Sriram Viji, MD, Brakes India, said, “This milestone marks a step towards building a more integrated, system-level approach for OEMs in the commercial vehicle space. We bring our strengths as one of the leading suppliers of pneumatic braking systems. Through this joint venture, we will be able to offer air braking system parts for e-enabled future mobility to customers. We look forward to supporting the industry’s shift towards more advanced, electronically controlled and software-driven systems.”
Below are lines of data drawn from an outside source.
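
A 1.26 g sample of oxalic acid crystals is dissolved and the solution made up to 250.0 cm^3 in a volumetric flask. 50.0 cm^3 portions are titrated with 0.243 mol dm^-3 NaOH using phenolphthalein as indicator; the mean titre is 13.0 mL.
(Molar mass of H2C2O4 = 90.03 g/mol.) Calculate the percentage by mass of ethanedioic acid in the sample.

56.4 %

H2C2O4 + 2 NaOH → Na2C2O4 + 2 H2O
n(NaOH) per titration = 0.0130 × 0.243 = 3.16 × 10^-3 mol
From the 1:2 ratio, n(H2C2O4) in each aliquot = 1/2 × 3.16 × 10^-3 = 1.58 × 10^-3 mol
n(H2C2O4) in the whole flask = 1.58 × 10^-3 × 250.0/50.0 = 7.90 × 10^-3 mol
mass of H2C2O4 = 7.90 × 10^-3 × 90.03 = 0.711 g
% H2C2O4 = 0.711 / 1.26 × 100 = 56.4 %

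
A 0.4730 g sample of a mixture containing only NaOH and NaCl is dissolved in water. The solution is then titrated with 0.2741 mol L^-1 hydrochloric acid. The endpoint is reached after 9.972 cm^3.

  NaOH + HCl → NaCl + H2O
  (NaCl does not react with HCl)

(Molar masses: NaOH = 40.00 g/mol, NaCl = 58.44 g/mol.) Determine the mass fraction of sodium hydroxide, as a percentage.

23.11 %

n(HCl) = 0.009972 × 0.2741 = 2.733 × 10^-3 mol
Let x = n(NaOH), y = n(NaCl).
Titrant: 1x = 2.733 × 10^-3;  mass: 40.00x + 58.44y = 0.4730
Solving, x = 2.733 × 10^-3 mol, y = 6.223 × 10^-3 mol
mass of NaOH = 2.733 × 10^-3 × 40.00 = 0.1093 g
% NaOH = 0.1093 / 0.4730 × 100 = 23.11 %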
Srivats Ram, Chairman & Managing Director of Wheels India, added, “Wheels India has been a pioneer in air suspension systems for buses in India for over three decades. Over this period, we have built strong relationships with both OEMs and end users through consistent product quality and service. We are pleased to collaborate with Bosch on this development initiative to advance electronic air suspension systems for the global customers.”

Bus Body

The Automotive Research Association of India (ARAI), a leading automotive R&D organisation set up by the automotive industry with the Government of India, has launched a series of administrative and technical initiatives to support bus body builders navigating the national certification framework.
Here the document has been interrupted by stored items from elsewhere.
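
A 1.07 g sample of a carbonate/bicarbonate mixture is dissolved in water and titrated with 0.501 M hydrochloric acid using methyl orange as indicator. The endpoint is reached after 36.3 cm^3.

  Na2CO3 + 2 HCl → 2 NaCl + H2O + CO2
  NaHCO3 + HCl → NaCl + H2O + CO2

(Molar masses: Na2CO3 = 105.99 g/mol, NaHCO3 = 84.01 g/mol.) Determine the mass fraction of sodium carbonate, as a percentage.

73.1 %

n(HCl) = 0.0363 × 0.501 = 0.0182 mol
Let x = n(Na2CO3), y = n(NaHCO3).
Titrant: 2x + 1y = 0.0182;  mass: 105.99x + 84.01y = 1.07
Solving, x = 7.38 × 10^-3 mol, y = 3.42 × 10^-3 mol
mass of Na2CO3 = 7.38 × 10^-3 × 105.99 = 0.782 g
% Na2CO3 = 0.782 / 1.07 × 100 = 73.1 %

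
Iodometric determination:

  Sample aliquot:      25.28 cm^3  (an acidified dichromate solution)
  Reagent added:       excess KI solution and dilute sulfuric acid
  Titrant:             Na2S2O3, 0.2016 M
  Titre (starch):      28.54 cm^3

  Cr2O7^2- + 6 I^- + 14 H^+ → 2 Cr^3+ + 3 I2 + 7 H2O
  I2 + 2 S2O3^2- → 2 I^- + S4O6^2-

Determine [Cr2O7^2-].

0.03793 M

n(S2O3^2-) = 0.02854 × 0.2016 = 5.754 × 10^-3 mol
n(I2) = n(S2O3^2-)/2 = 2.877 × 10^-3 mol
From the 1:3 ratio, n(Cr2O7^2-) in the aliquot = 1/3 × 2.877 × 10^-3 = 9.589 × 10^-4 mol
[Cr2O7^2-] = 9.589 × 10^-4 / 0.02528 = 0.03793 mol/L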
The updates are structured to lower compliance expenses, minimise paperwork and reduce the processing timeline for vehicle type approval.

Under the updated framework, ARAI has established a Support Cell to assist manufacturers with documentation and pre-application design verification. The association has also introduced a website containing regulatory guidelines and simplified data templates, such as standardised variant lists and checklists, to address Worst-Case Selection Criteria.

Applicants must follow a three-level compliance architecture that incorporates physical safety verifications and mandatory video inspections.

The system enforces the Bus Body Code, implemented under the Motor Vehicles Act, 1988, and the Central Motor Vehicles Rules (CMVR), to standardise vehicle construction and safety metrics across the manufacturing sector. The rules require compliance with distinct Automotive Industry Standards (AIS):

  • AIS 052 (Rev.1): Governs structural requirements and design safety for all buses with a seating capacity of 13 passengers plus the driver (13+D) and above, as mandated by GSR 159 (E).
  • AIS 153: Sets safety criteria, fire protection rules, emergency exit locations, and passenger comfort standards for buses exceeding a 22-passenger capacity, excluding the driver (22+D).
  • Specialised Standards: Includes AIS-119 (Rev.1) for sleeper coaches and AIS-063 for school buses.

The operational updates follow a regulatory directive issued by the Ministry of Road Transport & Highways (MoRTH). Regional Transport Offices (RTOs) are restricted from registering new inter-city and sleeper buses until completed safety checklists are uploaded directly to the government’s VAHAN portal by manufacturers, body builders and inspecting officers.

Dr Reji Mathai, Director, ARAI, said, “ARAI has always been committed to empowering ecosystem stakeholders be it legacy corporations, start-ups or MSMEs. We want to assist the bus body builders in their certification process at all stages including development and testing before they apply for certification. This will ensure that safety remains our utmost priority and consequently a reliable transport system for the public is built in our country. To encourage widespread adoption of these services, we have also introduced substantially optimised pricing structures. We aim to make it easier, faster and cost-effective for all stakeholders to uphold the best standards of passenger safety. The type approval cost had been drastically reduced to INR 1.4 million + GST, which is about 50 percent reduction from a normal case. Additionally, time for type approval process can be fast forwarded to anywhere between 60 days – 90 days, depending upon the readiness of the applicant.”

The revision limits the baseline type approval fee to INR 1.4 million plus GST for applications containing up to 100 vehicle variants, while the processing window has been adjusted to run between 60 and 90 days depending on initial applicant documentation.